L’environnement économique mondial appelle une approche d’investissement opportuniste : capter les tendances structurelles — IA, transition énergétique, réindustrialisation — tout en restant attentif à la soutenabilité financière d’un monde plus fragmenté et durablement inflationniste. Dans cette nouvelle ère multipolaire, sélectivité et flexibilité seront les véritables moteurs de la performance.

2025 restera l’année d’un virage économique majeur, la baisse du dollar US et les tarifs douaniers de Donald Trump sont le marqueur de la recomposition aux yeux de tous des équilibres mondiaux déjà à l’œuvre depuis plusieurs mois. Les éléments fondateurs de cette nouvelle ère datent selon nous de 2022. Il s’agit :
· Du déclenchement du conflit russo-ukrainien et de la réponse économique menée par les pays du G7 avec le gel des avoirs russes.
· De la mise en place de nouveaux axes de développement stratégique par la Chine lors du 20ᵉ Congrès du Parti Communiste, avec notamment le développement rapide des énergies nouvelles, de l’intelligence artificielle et la formalisation de l’objectif officiel de réunification de Taïwan.
· Et enfin, de l’émergence de ChatGPT, comme la concrétisation aux yeux du monde de la capacité de l’intelligence artificielle à révolutionner l’économie de demain.

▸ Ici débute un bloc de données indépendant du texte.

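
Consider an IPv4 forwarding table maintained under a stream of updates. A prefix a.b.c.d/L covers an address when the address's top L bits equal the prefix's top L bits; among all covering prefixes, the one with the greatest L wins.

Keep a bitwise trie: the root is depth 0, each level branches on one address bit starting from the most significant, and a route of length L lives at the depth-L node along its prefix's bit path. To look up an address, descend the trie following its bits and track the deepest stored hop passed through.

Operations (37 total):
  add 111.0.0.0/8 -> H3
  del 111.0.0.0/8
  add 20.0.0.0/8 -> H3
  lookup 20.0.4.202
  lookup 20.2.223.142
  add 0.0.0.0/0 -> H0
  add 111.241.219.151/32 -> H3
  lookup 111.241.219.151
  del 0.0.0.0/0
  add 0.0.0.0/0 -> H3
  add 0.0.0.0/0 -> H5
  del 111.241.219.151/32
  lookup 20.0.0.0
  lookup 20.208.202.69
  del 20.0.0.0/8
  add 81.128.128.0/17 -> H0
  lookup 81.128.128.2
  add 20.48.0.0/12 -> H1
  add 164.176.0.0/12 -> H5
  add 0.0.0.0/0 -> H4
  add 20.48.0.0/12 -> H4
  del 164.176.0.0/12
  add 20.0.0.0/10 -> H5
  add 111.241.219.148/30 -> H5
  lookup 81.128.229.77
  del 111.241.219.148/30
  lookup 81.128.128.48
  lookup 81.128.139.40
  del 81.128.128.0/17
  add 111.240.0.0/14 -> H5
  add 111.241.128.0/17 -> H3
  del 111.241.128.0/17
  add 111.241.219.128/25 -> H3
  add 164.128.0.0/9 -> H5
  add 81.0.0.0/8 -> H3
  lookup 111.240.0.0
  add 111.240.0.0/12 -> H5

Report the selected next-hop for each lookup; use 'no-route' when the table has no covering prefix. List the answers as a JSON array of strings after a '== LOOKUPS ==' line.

Trace:
  add 111.0.0.0/8 -> H3 at depth 8
  del 111.0.0.0/8 (clear depth 8)
  add 20.0.0.0/8 -> H3 at depth 8
  ? 20.0.4.202  path d0:-→d1:-→d2:-→d3:-→d4:-→d5:-→d6:-→d7:-→d8:H3  best=H3
  ? 20.2.223.142  path d0:-→d1:-→d2:-→d3:-→d4:-→d5:-→d6:-→d7:-→d8:H3  best=H3
  add 0.0.0.0/0 -> H0 at depth 0
  add 111.241.219.151/32 -> H3 at depth 32
  ? 111.241.219.151  path d0:H0→d1:-→d2:-→d3:-→d4:-→d5:-→d6:-→d7:-→d8:-→d9:-→d10:-→d11:-→d12:-→d13:-→d14:-→d15:-→d16:-→d17:-→d18:-→d19:-→d20:-→d21:-→d22:-→d23:-→d24:-→d25:-→d26:-→d27:-→d28:-→d29:-→d30:-→d31:-→d32:H3  best=H3
  del 0.0.0.0/0 (clear depth 0)
  add 0.0.0.0/0 -> H3 at depth 0
  add 0.0.0.0/0 -> H5 at depth 0
  del 111.241.219.151/32 (clear depth 32)
  ? 20.0.0.0  path d0:H5→d1:-→d2:-→d3:-→d4:-→d5:-→d6:-→d7:-→d8:H3  best=H3
  ? 20.208.202.69  path d0:H5→d1:-→d2:-→d3:-→d4:-→d5:-→d6:-→d7:-→d8:H3  best=H3
  del 20.0.0.0/8 (clear depth 8)
  add 81.128.128.0/17 -> H0 at depth 17
  ? 81.128.128.2  path d0:H5→d1:-→d2:-→d3:-→d4:-→d5:-→d6:-→d7:-→d8:-→d9:-→d10:-→d11:-→d12:-→d13:-→d14:-→d15:-→d16:-→d17:H0  best=H0
  add 20.48.0.0/12 -> H1 at depth 12
  add 164.176.0.0/12 -> H5 at depth 12
  add 0.0.0.0/0 -> H4 at depth 0
  add 20.48.0.0/12 -> H4 at depth 12
  del 164.176.0.0/12 (clear depth 12)
  add 20.0.0.0/10 -> H5 at depth 10
  add 111.241.219.148/30 -> H5 at depth 30
  ? 81.128.229.77  path d0:H4→d1:-→d2:-→d3:-→d4:-→d5:-→d6:-→d7:-→d8:-→d9:-→d10:-→d11:-→d12:-→d13:-→d14:-→d15:-→d16:-→d17:H0  best=H0
  del 111.241.219.148/30 (clear depth 30)
  ? 81.128.128.48  path d0:H4→d1:-→d2:-→d3:-→d4:-→d5:-→d6:-→d7:-→d8:-→d9:-→d10:-→d11:-→d12:-→d13:-→d14:-→d15:-→d16:-→d17:H0  best=H0
  ? 81.128.139.40  path d0:H4→d1:-→d2:-→d3:-→d4:-→d5:-→d6:-→d7:-→d8:-→d9:-→d10:-→d11:-→d12:-→d13:-→d14:-→d15:-→d16:-→d17:H0  best=H0
  del 81.128.128.0/17 (clear depth 17)
  add 111.240.0.0/14 -> H5 at depth 14
  add 111.241.128.0/17 -> H3 at depth 17
  del 111.241.128.0/17 (clear depth 17)
  add 111.241.219.128/25 -> H3 at depth 25
  add 164.128.0.0/9 -> H5 at depth 9
  add 81.0.0.0/8 -> H3 at depth 8
  ? 111.240.0.0  path d0:H4→d1:-→d2:-→d3:-→d4:-→d5:-→d6:-→d7:-→d8:-→d9:-→d10:-→d11:-→d12:-→d13:-→d14:H5→d15:-  best=H5
  add 111.240.0.0/12 -> H5 at depth 12

== LOOKUPS ==
["H3","H3","H3","H3","H3","H0","H0","H0","H0","H5"]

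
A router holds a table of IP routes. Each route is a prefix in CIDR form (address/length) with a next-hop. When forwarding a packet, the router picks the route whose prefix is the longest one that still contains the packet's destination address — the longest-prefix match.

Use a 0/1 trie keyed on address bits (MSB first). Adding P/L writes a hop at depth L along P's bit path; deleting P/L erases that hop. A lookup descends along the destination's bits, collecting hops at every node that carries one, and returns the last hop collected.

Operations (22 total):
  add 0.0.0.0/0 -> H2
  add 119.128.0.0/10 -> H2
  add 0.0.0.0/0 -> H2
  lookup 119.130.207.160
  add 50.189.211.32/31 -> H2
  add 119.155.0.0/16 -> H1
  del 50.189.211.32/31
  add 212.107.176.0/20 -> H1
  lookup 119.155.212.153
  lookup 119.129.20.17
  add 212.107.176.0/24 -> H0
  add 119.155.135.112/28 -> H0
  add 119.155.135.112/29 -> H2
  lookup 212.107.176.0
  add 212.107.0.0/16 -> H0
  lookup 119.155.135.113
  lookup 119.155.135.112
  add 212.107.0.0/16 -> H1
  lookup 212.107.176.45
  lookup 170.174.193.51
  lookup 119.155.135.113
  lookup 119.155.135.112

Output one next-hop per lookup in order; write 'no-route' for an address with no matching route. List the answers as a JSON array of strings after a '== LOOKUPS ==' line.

Apply in order:
  + 0.0.0.0/0 (H2) depth=0
  + 119.128.0.0/10 (H2) depth=10
  + 0.0.0.0/0 (H2) depth=0
  lookup 119.130.207.160: bits 0111011110 walk d0:H2→d1:-→d2:-→d3:-→d4:-→d5:-→d6:-→d7:-→d8:-→d9:-→d10:H2 -> H2
  + 50.189.211.32/31 (H2) depth=31
  + 119.155.0.0/16 (H1) depth=16
  del 50.189.211.32/31 (clear depth 31)
  + 212.107.176.0/20 (H1) depth=20
  lookup 119.155.212.153: bits 0111011110011011 walk d0:H2→d1:-→d2:-→d3:-→d4:-→d5:-→d6:-→d7:-→d8:-→d9:-→d10:H2→d11:-→d12:-→d13:-→d14:-→d15:-→d16:H1 -> H1
  lookup 119.129.20.17: bits 01110111100 walk d0:H2→d1:-→d2:-→d3:-→d4:-→d5:-→d6:-→d7:-→d8:-→d9:-→d10:H2→d11:- -> H2
  + 212.107.176.0/24 (H0) depth=24
  + 119.155.135.112/28 (H0) depth=28
  + 119.155.135.112/29 (H2) depth=29
  lookup 212.107.176.0: bits 110101000110101110110000 walk d0:H2→d1:-→d2:-→d3:-→d4:-→d5:-→d6:-→d7:-→d8:-→d9:-→d10:-→d11:-→d12:-→d13:-→d14:-→d15:-→d16:-→d17:-→d18:-→d19:-→d20:H1→d21:-→d22:-→d23:-→d24:H0 -> H0
  + 212.107.0.0/16 (H0) depth=16
  lookup 119.155.135.113: bits 01110111100110111000011101110 walk d0:H2→d1:-→d2:-→d3:-→d4:-→d5:-→d6:-→d7:-→d8:-→d9:-→d10:H2→d11:-→d12:-→d13:-→d14:-→d15:-→d16:H1→d17:-→d18:-→d19:-→d20:-→d21:-→d22:-→d23:-→d24:-→d25:-→d26:-→d27:-→d28:H0→d29:H2 -> H2
  lookup 119.155.135.112: bits 01110111100110111000011101110 walk d0:H2→d1:-→d2:-→d3:-→d4:-→d5:-→d6:-→d7:-→d8:-→d9:-→d10:H2→d11:-→d12:-→d13:-→d14:-→d15:-→d16:H1→d17:-→d18:-→d19:-→d20:-→d21:-→d22:-→d23:-→d24:-→d25:-→d26:-→d27:-→d28:H0→d29:H2 -> H2
  + 212.107.0.0/16 (H1) depth=16
  lookup 212.107.176.45: bits 110101000110101110110000 walk d0:H2→d1:-→d2:-→d3:-→d4:-→d5:-→d6:-→d7:-→d8:-→d9:-→d10:-→d11:-→d12:-→d13:-→d14:-→d15:-→d16:H1→d17:-→d18:-→d19:-→d20:H1→d21:-→d22:-→d23:-→d24:H0 -> H0
  lookup 170.174.193.51: bits 1 walk d0:H2→d1:- -> H2
  lookup 119.155.135.113: bits 01110111100110111000011101110 walk d0:H2→d1:-→d2:-→d3:-→d4:-→d5:-→d6:-→d7:-→d8:-→d9:-→d10:H2→d11:-→d12:-→d13:-→d14:-→d15:-→d16:H1→d17:-→d18:-→d19:-→d20:-→d21:-→d22:-→d23:-→d24:-→d25:-→d26:-→d27:-→d28:H0→d29:H2 -> H2
  lookup 119.155.135.112: bits 01110111100110111000011101110 walk d0:H2→d1:-→d2:-→d3:-→d4:-→d5:-→d6:-→d7:-→d8:-→d9:-→d10:H2→d11:-→d12:-→d13:-→d14:-→d15:-→d16:H1→d17:-→d18:-→d19:-→d20:-→d21:-→d22:-→d23:-→d24:-→d25:-→d26:-→d27:-→d28:H0→d29:H2 -> H2

== LOOKUPS ==
["H2","H1","H2","H0","H2","H2","H0","H2","H2","H2"]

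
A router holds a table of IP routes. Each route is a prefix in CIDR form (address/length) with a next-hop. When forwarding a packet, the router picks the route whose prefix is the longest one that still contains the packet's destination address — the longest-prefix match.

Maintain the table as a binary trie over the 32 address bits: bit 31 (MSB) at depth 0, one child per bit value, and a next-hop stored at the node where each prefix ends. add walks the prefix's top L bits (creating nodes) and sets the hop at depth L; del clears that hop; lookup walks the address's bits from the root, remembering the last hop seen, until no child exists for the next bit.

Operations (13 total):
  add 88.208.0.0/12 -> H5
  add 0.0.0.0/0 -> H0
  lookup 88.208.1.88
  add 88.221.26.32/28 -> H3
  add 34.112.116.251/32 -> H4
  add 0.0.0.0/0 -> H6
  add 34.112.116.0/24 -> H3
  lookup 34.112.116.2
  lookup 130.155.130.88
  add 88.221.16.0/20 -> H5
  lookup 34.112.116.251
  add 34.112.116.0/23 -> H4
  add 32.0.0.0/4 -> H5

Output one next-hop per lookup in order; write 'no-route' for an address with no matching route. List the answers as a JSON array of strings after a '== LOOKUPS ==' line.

Apply in order:
  + 88.208.0.0/12 (H5) depth=12
  + 0.0.0.0/0 (H0) depth=0
  Q 88.208.1.88: descend 010110001101 ; hops seen [H0,H5] ; pick H5
  + 88.221.26.32/28 (H3) depth=28
  + 34.112.116.251/32 (H4) depth=32
  + 0.0.0.0/0 (H6) depth=0
  + 34.112.116.0/24 (H3) depth=24
  Q 34.112.116.2: descend 001000100111000001110100 ; hops seen [H6,H3] ; pick H3
  Q 130.155.130.88: descend ε ; hops seen [H6] ; pick H6
  + 88.221.16.0/20 (H5) depth=20
  Q 34.112.116.251: descend 00100010011100000111010011111011 ; hops seen [H6,H3,H4] ; pick H4
  + 34.112.116.0/23 (H4) depth=23
  + 32.0.0.0/4 (H5) depth=4

== LOOKUPS ==
["H5","H3","H6","H4"]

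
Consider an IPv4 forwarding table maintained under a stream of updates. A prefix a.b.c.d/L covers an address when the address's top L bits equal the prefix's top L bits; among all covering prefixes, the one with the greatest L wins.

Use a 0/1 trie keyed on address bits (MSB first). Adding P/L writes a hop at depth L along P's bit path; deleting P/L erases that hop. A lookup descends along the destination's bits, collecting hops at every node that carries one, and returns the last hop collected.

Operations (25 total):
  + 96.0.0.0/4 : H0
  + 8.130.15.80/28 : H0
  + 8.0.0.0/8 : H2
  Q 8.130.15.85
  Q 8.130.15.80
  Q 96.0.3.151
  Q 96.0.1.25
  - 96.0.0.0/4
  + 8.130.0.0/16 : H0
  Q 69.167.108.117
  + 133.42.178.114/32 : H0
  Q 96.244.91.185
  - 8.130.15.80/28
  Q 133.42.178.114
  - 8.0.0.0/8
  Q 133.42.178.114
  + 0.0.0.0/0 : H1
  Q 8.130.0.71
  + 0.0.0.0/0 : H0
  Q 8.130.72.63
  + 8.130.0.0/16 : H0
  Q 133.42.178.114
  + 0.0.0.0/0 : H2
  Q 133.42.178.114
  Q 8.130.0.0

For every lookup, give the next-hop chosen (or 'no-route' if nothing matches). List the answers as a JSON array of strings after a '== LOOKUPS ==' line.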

Ces trois évènements ont posé les bases d’un nouveau cycle d’investissement de la part des principales puissances publiques. L’objectif assumé est désormais clair : acquérir plus d’indépendance. Indépendance monétaire pour les puissances émergentes dont une grande partie des réserves étaient encore libellées en dollar US ; indépendance technologique, énergétique et militaire pour limiter la toute-puissance américaine et se préparer à des confrontations stratégiques durables.
Ce nouveau paradigme doit se traduire, selon nous, par le maintien de déficits publics conséquents, l’acceptation d’un niveau d’inflation structurellement plus élevé et enfin, par un accroissement durable des tensions au niveau mondial. Il doit aussi s’accompagner d’une mutation en termes d’assise de croissance, avec le passage d’un modèle basé sur la consommation, notamment aux États-Unis, vers une structure de plus en plus liée à l’investissement.
Ainsi, la nouvelle administration américaine a changé brutalement les règles du commerce mondial et le cadre du droit international afin de financer, à marche forcée, la course stratégique américaine face à la Chine et ses partenaires.
Cette nouvelle réalité sera mécaniquement plus ancrée sur les cycles d’investissement locaux, dans une économie mondiale multipolaire. Certains secteurs bénéficieront directement de ce nouveau cadre : la technologie, bien sûr, avec la révolution de l’IA et la course à l’investissement qu’elle suscite, mais aussi les matières premières, en particulier les métaux, qui bénéficieront de la multiplication des investissements stratégiques locaux, de l’électrification massive des usages et de la recherche d’alternatives au dollar.
Un nouveau paradigme économique : les États-Unis ont changé les règles du jeu
L’économie mondiale devrait se maintenir dans un cycle marqué par la coexistence d’une inflation durablement plus forte et de déficits budgétaires chroniques dans la plupart des grandes économies.
Aux États-Unis, le changement de ton de la FED durant l’été 2025 consacre, selon nous, un changement de prisme d’analyse. La banque centrale agit désormais pour maintenir la cohésion économique au sein d’une machine américaine inégalitaire et de plus en plus tirée par les investissements du secteur technologique. En façade, le débat est encore à l’œuvre au sein même des membres de la banque centrale, mais le clivage grandissant au cœur de l’économie américaine laisse, à nos yeux, peu de doutes sur le choix qui sera fait, in fine. Celui de soutenir les ménages et de faciliter le financement public, quitte à reléguer au second plan le sujet de l’inflation. En Europe, le sujet est similaire avec l’Allemagne qui abandonne son orthodoxie budgétaire tandis que la France et le Royaume-Uni ne devraient réduire que très marginalement leurs déficits.